Senate debates

Wednesday, 11 May 2011

Matters of Public Importance

4:55 pm

Photo of John WilliamsJohn Williams (NSW, National Party) Share this | Hansard source

It is absolutely true. What happened to your bank in South Australia, Senator Farrell? It had to be cashed in to clean up some of your debt. It was all brought on by the Labor Party. It has not changed. On 26 March this year, there was a state election in New South Wales. I think those opposite would probably like to forget about that date. They should remember it. It was when the people of New South Wales really had their say on what they thought of that state's Labor administration after 16 years. And guess what: the Treasurer has now confirmed there is a $5 billion hole in the New South Wales budget and forward estimates. Does that surprise anyone? Not at all. All my life I have talked to people in the street and they say, 'Every time Labor gets into government they send us broke.' Nothing has changed; it is the same here.

Let us have a look at what is happening now. Senator Fifield pointed out earlier that this current financial year has a budget with some $41 billion deficit, and $9 billion has been added to that. There was $50 billion borrowed this year. It is amazing. Yesterday I looked on the website of the Australian Office of Financial Management. It stated that the debt was $187.7 billion and growing.

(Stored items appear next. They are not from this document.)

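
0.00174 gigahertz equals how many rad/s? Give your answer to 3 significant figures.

1 GHz = 6.28319e+9 radians per second.
Then 0.00174 × 6.28319e+9 ≈ 1.09e+7 rad/s.

1.09e+7 rad/s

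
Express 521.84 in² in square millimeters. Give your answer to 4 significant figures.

1 square inch = 645.160 square millimeters.
So 521.84 × 645.160 ≈ 336700 mm².

336700 square millimeters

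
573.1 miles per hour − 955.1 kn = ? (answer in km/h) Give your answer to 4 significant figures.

-846.5 kilometers per hour

573.1 mph = 922.315 km/h and 955.1 kn = 1768.85 km/h.
922.315 − 1768.85 ≈ -846.5 km/h.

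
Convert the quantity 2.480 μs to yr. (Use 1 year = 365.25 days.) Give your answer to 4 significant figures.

7.859e-14 yr

1 μs = 3.16881e-14 yr.
Thus 2.480 × 3.16881e-14 ≈ 7.859e-14 yr.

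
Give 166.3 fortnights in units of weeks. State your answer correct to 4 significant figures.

1 fortnight = 2.00000 wk.
166.3 × 2.00000 ≈ 332.6 wk.

332.6 weeks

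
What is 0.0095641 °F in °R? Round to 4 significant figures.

459.7 degrees Rankine

°R = °F + 459.67.
Applying the formula gives 459.7 °R.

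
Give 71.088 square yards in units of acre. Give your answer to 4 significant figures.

1 yd² = 0.000206612 acres.
Then 71.088 × 0.000206612 ≈ 0.01469 acre.

0.01469 acre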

I find the stimulus package amazing—the $42 billion stimulus waste that was brought forward to this parliament. That package had a section in it where the government could borrow up to $2 billion. That was the overdraft. I think we will have to extend the overdraft. If we are on $187.7 billion now, by the end of this month it will be $190 billion; yet next year's budget forecast is $22.6 billion. So it will be back to the parliament to extend the overdraft.

There is not only concern about the federal government's debt but also concern that this parliament has underwritten the states' debts for some $240 billion. If the federal government's gross debt goes to $220 billion and there is $240 billion for the states, we would be looking at a $460 billion debt between the states and the federal government of Australia. With a $1.3 trillion GDP, we will probably be looking at 40 per cent. It is only a guess.

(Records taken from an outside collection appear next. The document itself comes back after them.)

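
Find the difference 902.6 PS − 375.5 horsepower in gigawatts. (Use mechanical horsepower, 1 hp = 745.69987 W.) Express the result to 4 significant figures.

0.0003839 gigawatts

902.6 PS = 0.000663861 GW and 375.5 hp = 0.000280010 GW.
0.000663861 − 0.000280010 ≈ 0.0003839 GW.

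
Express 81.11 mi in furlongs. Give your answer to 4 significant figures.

1 mile = 8.00000 furlong.
Thus 81.11 × 8.00000 ≈ 648.9 furlong.

648.9 furlong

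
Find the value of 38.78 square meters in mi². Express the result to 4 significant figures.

1 square meter = 3.86102e-7 square miles.
Thus 38.78 × 3.86102e-7 ≈ 1.497e-5 mi².

1.497e-5 square miles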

The real problem is what this is going to do to working families. Remember that prior to the 2007 election it was all about working families. These are the same families that had $2 billion taken out of their family allowances in Mr Swan's budget last night. hat this means is higher interest rates. I have told the Senate before about the days of Treasurer Paul Keating. At one stage he was the so-called 'world's greatest treasurer'. For what—borrowing money and running up debt? We were paying an interest rate of 22.25 per cent on the farm. People cannot believe that today. It is a figure I will never forget, and I hope Senator Cameron does not forget it. We have now had seven interest rate rises. The cash rate was at three per cent but it is now at 4.75 per cent and there is more to come.

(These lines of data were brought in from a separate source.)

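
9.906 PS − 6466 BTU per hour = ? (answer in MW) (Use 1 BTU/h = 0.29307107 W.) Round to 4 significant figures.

0.005391 MW

9.906 PS = 0.00728585 MW and 6466 BTU/h = 0.00189500 MW.
0.00728585 − 0.00189500 ≈ 0.005391 MW.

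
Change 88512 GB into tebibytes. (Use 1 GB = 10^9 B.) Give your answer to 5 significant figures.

80.501 TiB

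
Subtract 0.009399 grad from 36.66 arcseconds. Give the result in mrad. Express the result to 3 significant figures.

36.66 arcsec = 0.177733 mrad and 0.009399 grad = 0.147639 mrad.
0.177733 − 0.147639 ≈ 0.0301 mrad.

0.0301 mrad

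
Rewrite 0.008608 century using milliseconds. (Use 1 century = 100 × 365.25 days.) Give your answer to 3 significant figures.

1 century = 3.15576e+12 milliseconds.
Thus 0.008608 × 3.15576e+12 ≈ 2.72e+10 ms.

2.72e+10 milliseconds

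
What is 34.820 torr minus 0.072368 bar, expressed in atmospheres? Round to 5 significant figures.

-0.025606 atm

34.820 torr = 0.0458158 atm and 0.072368 bar = 0.0714217 atm.
0.0458158 − 0.0714217 ≈ -0.025606 atm.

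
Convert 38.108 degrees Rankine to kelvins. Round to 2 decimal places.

°R = K × 9/5.
Applying the formula gives 21.17 K.

21.17 K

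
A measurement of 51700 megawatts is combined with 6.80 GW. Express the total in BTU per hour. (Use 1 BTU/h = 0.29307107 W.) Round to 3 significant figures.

2.00e+11 BTU per hour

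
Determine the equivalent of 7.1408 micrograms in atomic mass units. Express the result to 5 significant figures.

1 μg = 6.02214 × 10^17 atomic mass units.
So 7.1408 × 6.02214 × 10^17 ≈ 4.3003 × 10^18 u.

4.3003 × 10^18 u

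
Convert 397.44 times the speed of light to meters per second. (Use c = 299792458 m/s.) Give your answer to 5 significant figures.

1 c = 2.99792 × 10^8 m/s.
Thus 397.44 × 2.99792 × 10^8 ≈ 1.1915 × 10^11 m/s.

1.1915 × 10^11 m/s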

When interest rates go up, there are two effects. The Aussie battlers, those buying their home and trying to fulfil their dream, are the ones who will pay. People in small business, with their debts, will pay. The farmers, after eight years of drought and with many having their crops washed out over the summer months last year, will pay. That is what happens with interest rates. But the bad effect of all this is that the higher our interest rates go in Australia, the greater the difference between Australian interest rates and overseas rates. And then what happens? We have foreign investors investing in the higher rates in Australia and we have a stronger Australian dollar, and the stronger the Australian dollar gets, the more income is wiped out of regional Australia again. This is why, when the government say they are out to promote jobs and help unemployment, the higher interest rates and the higher Australian dollar are going to have a very negative effect on the future of our regional economies.

What concerns me is that, for the next four years, the government's interest bill will be close to $20 million a day. That is quite amazing. Last night, when I was watching Sky TV, I saw the member for New England, Tony Windsor, saying, 'Don't be concerned about the deficit, it is really not a problem.' How far he has turned to the left since he has been in alliance with the Labor Party and the Greens!

We have seen the budget deficit growing and this is on top of increased taxes. First of all, there was the alcopops tax, then there was the car tax and then the flood tax. Soon there will be a mining tax and then there will be a carbon tax, the tax we were never going to have. We had a promise from Ms Gillard that, under any government she leads, there will be no carbon tax. And we had the magical words of Treasurer Swan on the hysterical accusation that if Labor won the election in August 2011 they would introduce a carbon tax. Of course, it is on the way. So that is the situation we face now.

But I want to raise a smaller issue—it might not be big to people in here—and that is the funding of our cooperative research centres, which do all the research. Look out for cures for disease in animals, whether it be in the poultry industry, the pork industry, the sheepmeat industry, or in the cotton industry now that we have $33.4 million sliced out of the funding to our CRCs.